JOKES WITHOUT PUNCHLINES TAKEN FROM A CELLULAR BIOLOGY LABORATORY
1. A chemical microbiologist, a pathologist and a clown are flying in a small commuter plane between Kansas City and Omaha. Halfway there, the plane bursts into flames and the pilot bails out. The passengers discover there are only two parachutes. Which one dies?

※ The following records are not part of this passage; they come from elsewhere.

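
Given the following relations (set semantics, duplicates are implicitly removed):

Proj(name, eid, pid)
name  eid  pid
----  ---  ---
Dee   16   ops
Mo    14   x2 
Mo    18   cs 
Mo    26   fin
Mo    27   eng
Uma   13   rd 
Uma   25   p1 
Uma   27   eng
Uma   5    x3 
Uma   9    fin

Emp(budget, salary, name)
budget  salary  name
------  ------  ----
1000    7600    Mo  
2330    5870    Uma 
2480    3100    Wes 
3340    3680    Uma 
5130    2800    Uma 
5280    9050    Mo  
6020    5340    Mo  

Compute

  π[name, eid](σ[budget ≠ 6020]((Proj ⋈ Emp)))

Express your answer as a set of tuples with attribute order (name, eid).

Joining Proj and Emp on name yields {(Mo, 14, x2, 1000, 7600), (Mo, 14, x2, 5280, 9050), (Mo, 14, x2, 6020, 5340), (Mo, 18, cs, 1000, 7600), (Mo, 18, cs, 5280, 9050), (Mo, 18, cs, 6020, 5340), (Mo, 26, fin, 1000, 7600), (Mo, 26, fin, 5280, 9050), (Mo, 26, fin, 6020, 5340), (Mo, 27, eng, 1000, 7600), (Mo, 27, eng, 5280, 9050), (Mo, 27, eng, 6020, 5340), (Uma, 13, rd, 2330, 5870), (Uma, 13, rd, 3340, 3680), (Uma, 13, rd, 5130, 2800), (Uma, 25, p1, 2330, 5870), (Uma, 25, p1, 3340, 3680), (Uma, 25, p1, 5130, 2800), (Uma, 27, eng, 2330, 5870), (Uma, 27, eng, 3340, 3680), (Uma, 27, eng, 5130, 2800), (Uma, 5, x3, 2330, 5870), (Uma, 5, x3, 3340, 3680), (Uma, 5, x3, 5130, 2800), (Uma, 9, fin, 2330, 5870), (Uma, 9, fin, 3340, 3680), (Uma, 9, fin, 5130, 2800)}.
Selection budget ≠ 6020: {(Mo, 14, x2, 1000, 7600), (Mo, 14, x2, 5280, 9050), (Mo, 18, cs, 1000, 7600), (Mo, 18, cs, 5280, 9050), (Mo, 26, fin, 1000, 7600), (Mo, 26, fin, 5280, 9050), (Mo, 27, eng, 1000, 7600), (Mo, 27, eng, 5280, 9050), (Uma, 13, rd, 2330, 5870), (Uma, 13, rd, 3340, 3680), (Uma, 13, rd, 5130, 2800), (Uma, 25, p1, 2330, 5870), (Uma, 25, p1, 3340, 3680), (Uma, 25, p1, 5130, 2800), (Uma, 27, eng, 2330, 5870), (Uma, 27, eng, 3340, 3680), (Uma, 27, eng, 5130, 2800), (Uma, 5, x3, 2330, 5870), (Uma, 5, x3, 3340, 3680), (Uma, 5, x3, 5130, 2800), (Uma, 9, fin, 2330, 5870), (Uma, 9, fin, 3340, 3680), (Uma, 9, fin, 5130, 2800)}
π_{name, eid} gives {(Mo, 14), (Mo, 18), (Mo, 26), (Mo, 27), (Uma, 13), (Uma, 25), (Uma, 27), (Uma, 5), (Uma, 9)} (14 duplicate(s) eliminated).

{(Mo, 14), (Mo, 18), (Mo, 26), (Mo, 27), (Uma, 13), (Uma, 25), (Uma, 27), (Uma, 5), (Uma, 9)}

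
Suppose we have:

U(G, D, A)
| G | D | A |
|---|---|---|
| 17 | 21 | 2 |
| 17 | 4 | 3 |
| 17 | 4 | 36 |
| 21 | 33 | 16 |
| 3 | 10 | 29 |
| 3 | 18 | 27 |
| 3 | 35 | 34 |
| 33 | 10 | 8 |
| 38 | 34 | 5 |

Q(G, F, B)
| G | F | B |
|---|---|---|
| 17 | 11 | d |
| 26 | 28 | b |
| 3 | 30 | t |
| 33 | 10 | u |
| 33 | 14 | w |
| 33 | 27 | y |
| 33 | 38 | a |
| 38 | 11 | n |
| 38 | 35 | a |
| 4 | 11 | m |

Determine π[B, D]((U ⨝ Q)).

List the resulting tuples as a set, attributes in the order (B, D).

{(a, 10), (a, 34), (d, 21), (d, 4), (n, 34), (t, 10), (t, 18), (t, 35), (u, 10), (w, 10), (y, 10)}

U ⋈ Q (natural join on G): {(17, 21, 2, 11, d), (17, 4, 3, 11, d), (17, 4, 36, 11, d), (3, 10, 29, 30, t), (3, 18, 27, 30, t), (3, 35, 34, 30, t), (33, 10, 8, 10, u), (33, 10, 8, 14, w), (33, 10, 8, 27, y), (33, 10, 8, 38, a), (38, 34, 5, 11, n), (38, 34, 5, 35, a)}
Projecting to B, D (1 duplicate(s) eliminated): {(a, 10), (a, 34), (d, 21), (d, 4), (n, 34), (t, 10), (t, 18), (t, 35), (u, 10), (w, 10), (y, 10)}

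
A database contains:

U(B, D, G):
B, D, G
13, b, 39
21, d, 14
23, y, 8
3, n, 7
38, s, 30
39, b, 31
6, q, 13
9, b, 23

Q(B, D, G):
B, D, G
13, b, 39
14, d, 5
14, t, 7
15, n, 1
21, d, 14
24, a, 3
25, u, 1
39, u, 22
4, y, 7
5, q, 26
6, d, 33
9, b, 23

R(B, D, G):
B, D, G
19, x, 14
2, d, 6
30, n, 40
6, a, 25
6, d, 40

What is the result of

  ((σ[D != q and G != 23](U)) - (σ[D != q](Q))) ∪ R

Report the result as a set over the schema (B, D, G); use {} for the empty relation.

{(19, x, 14), (2, d, 6), (23, y, 8), (3, n, 7), (30, n, 40), (38, s, 30), (39, b, 31), (6, a, 25), (6, d, 40)}

Selection D != q and G != 23: {(13, b, 39), (21, d, 14), (23, y, 8), (3, n, 7), (38, s, 30), (39, b, 31)}
Selection D != q: {(13, b, 39), (14, d, 5), (14, t, 7), (15, n, 1), (21, d, 14), (24, a, 3), (25, u, 1), (39, u, 22), (4, y, 7), (6, d, 33), (9, b, 23)}
Taking the difference: {(23, y, 8), (3, n, 7), (38, s, 30), (39, b, 31)}
Taking the union: {(19, x, 14), (2, d, 6), (23, y, 8), (3, n, 7), (30, n, 40), (38, s, 30), (39, b, 31), (6, a, 25), (6, d, 40)}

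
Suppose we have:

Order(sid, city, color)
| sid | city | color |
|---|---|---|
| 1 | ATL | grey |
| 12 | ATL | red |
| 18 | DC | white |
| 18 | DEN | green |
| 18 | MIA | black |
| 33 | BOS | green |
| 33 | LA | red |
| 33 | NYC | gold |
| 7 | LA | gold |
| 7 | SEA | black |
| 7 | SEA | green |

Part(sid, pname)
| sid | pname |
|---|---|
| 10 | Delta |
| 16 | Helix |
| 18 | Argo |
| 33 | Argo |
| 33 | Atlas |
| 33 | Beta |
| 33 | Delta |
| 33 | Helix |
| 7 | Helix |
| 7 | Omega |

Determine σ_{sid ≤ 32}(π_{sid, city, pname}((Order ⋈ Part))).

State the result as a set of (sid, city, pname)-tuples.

{(18, DC, Argo), (18, DEN, Argo), (18, MIA, Argo), (7, LA, Helix), (7, LA, Omega), (7, SEA, Helix), (7, SEA, Omega)}

Joining Order and Part on sid yields {(18, DC, white, Argo), (18, DEN, green, Argo), (18, MIA, black, Argo), (33, BOS, green, Argo), (33, BOS, green, Atlas), (33, BOS, green, Beta), (33, BOS, green, Delta), (33, BOS, green, Helix), (33, LA, red, Argo), (33, LA, red, Atlas), (33, LA, red, Beta), (33, LA, red, Delta), (33, LA, red, Helix), (33, NYC, gold, Argo), (33, NYC, gold, Atlas), (33, NYC, gold, Beta), (33, NYC, gold, Delta), (33, NYC, gold, Helix), (7, LA, gold, Helix), (7, LA, gold, Omega), (7, SEA, black, Helix), (7, SEA, black, Omega), (7, SEA, green, Helix), (7, SEA, green, Omega)}.
Projecting to sid, city, pname (2 duplicate(s) eliminated): {(18, DC, Argo), (18, DEN, Argo), (18, MIA, Argo), (33, BOS, Argo), (33, BOS, Atlas), (33, BOS, Beta), (33, BOS, Delta), (33, BOS, Helix), (33, LA, Argo), (33, LA, Atlas), (33, LA, Beta), (33, LA, Delta), (33, LA, Helix), (33, NYC, Argo), (33, NYC, Atlas), (33, NYC, Beta), (33, NYC, Delta), (33, NYC, Helix), (7, LA, Helix), (7, LA, Omega), (7, SEA, Helix), (7, SEA, Omega)}
Filtering on sid ≤ 32 leaves {(18, DC, Argo), (18, DEN, Argo), (18, MIA, Argo), (7, LA, Helix), (7, LA, Omega), (7, SEA, Helix), (7, SEA, Omega)}.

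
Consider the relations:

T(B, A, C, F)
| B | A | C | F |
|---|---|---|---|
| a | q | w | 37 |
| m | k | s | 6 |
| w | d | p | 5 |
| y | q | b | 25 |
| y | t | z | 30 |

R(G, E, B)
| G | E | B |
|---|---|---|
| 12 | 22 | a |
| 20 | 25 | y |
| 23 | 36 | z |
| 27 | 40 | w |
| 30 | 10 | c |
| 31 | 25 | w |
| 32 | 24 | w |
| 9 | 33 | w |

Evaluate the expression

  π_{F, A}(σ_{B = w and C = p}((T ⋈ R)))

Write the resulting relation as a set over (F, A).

Joining T and R on B yields {(a, q, w, 37, 12, 22), (w, d, p, 5, 27, 40), (w, d, p, 5, 31, 25), (w, d, p, 5, 32, 24), (w, d, p, 5, 9, 33), (y, q, b, 25, 20, 25), (y, t, z, 30, 20, 25)}.
Apply σ_{B = w and C = p}; surviving tuples: {(w, d, p, 5, 27, 40), (w, d, p, 5, 31, 25), (w, d, p, 5, 32, 24), (w, d, p, 5, 9, 33)}
Keep only column(s) F, A (3 duplicate(s) eliminated): {(5, d)}

{(5, d)}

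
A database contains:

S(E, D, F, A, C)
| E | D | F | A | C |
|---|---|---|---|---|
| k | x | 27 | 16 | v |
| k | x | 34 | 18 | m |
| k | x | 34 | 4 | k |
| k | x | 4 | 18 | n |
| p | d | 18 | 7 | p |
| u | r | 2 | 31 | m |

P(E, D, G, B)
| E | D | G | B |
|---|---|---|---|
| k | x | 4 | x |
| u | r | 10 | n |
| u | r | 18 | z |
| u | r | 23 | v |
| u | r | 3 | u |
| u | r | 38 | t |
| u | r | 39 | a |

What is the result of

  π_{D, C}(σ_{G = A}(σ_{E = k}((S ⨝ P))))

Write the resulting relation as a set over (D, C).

{(x, k)}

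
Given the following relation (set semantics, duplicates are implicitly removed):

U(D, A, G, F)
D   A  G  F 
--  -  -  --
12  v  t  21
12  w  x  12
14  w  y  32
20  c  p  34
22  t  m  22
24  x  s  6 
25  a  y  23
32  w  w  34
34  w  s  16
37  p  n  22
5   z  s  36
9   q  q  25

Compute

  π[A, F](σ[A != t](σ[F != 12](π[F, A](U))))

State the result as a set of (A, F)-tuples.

{(a, 23), (c, 34), (p, 22), (q, 25), (v, 21), (w, 16), (w, 32), (w, 34), (x, 6), (z, 36)}

Projecting to F, A: {(12, w), (16, w), (21, v), (22, p), (22, t), (23, a), (25, q), (32, w), (34, c), (34, w), (36, z), (6, x)}
σ[F != 12]: keep tuples satisfying F != 12 → {(16, w), (21, v), (22, p), (22, t), (23, a), (25, q), (32, w), (34, c), (34, w), (36, z), (6, x)}
σ[A != t]: keep tuples satisfying A != t → {(16, w), (21, v), (22, p), (23, a), (25, q), (32, w), (34, c), (34, w), (36, z), (6, x)}
Projecting to A, F: {(a, 23), (c, 34), (p, 22), (q, 25), (v, 21), (w, 16), (w, 32), (w, 34), (x, 6), (z, 36)}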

2. 1,4-dihydro-2,6-dimethyl-4-(2-nitrophenyl)-3,5-pyridinedicarboxylic acid dimethyl ester walks into a bar. On the stools next to it are a leprechaun, a unicorn, and Santa Claus. The bartender has a keg of Guinness, a bag of oats, and a plate of cookies behind the counter. He says to the newcomer, “These three regulars beside you are mean bastards if you screw up their orders – the unicorn will gore you, the leprechaun will steal your soul and Santa Claus will eat your children. Now, I’ve got to step out for a few minutes to make a phone call and I need somebody to watch the bar. $20 says I come back to find you a broken, childless, soulless man.”
1,4-dihydro-2,6-dimethyl-4-(2-nitrophenyl)-3,5-pyridinedicarboxylic acid dimethyl ester is always up for a bet and agrees. When the bartender returns, he finds all three of his regulars dead on the floor. Aghast, the barman asks 1,4-dihydro-2,6-dimethyl-4-(2-nitrophenyl)-3,5-pyridinedicarboxylic acid dimethyl ester what happened. It replies:
3. Why did the prion get fired from its job at the steel mill?
4. The lac operon is trapped in a room without windows or doors. The walls, the ceiling and the floor are made of steel three feet thick. All it has are a deck of playing cards, a pound of walnuts and a pair of swimming goggles. It can escape three different ways. What are they?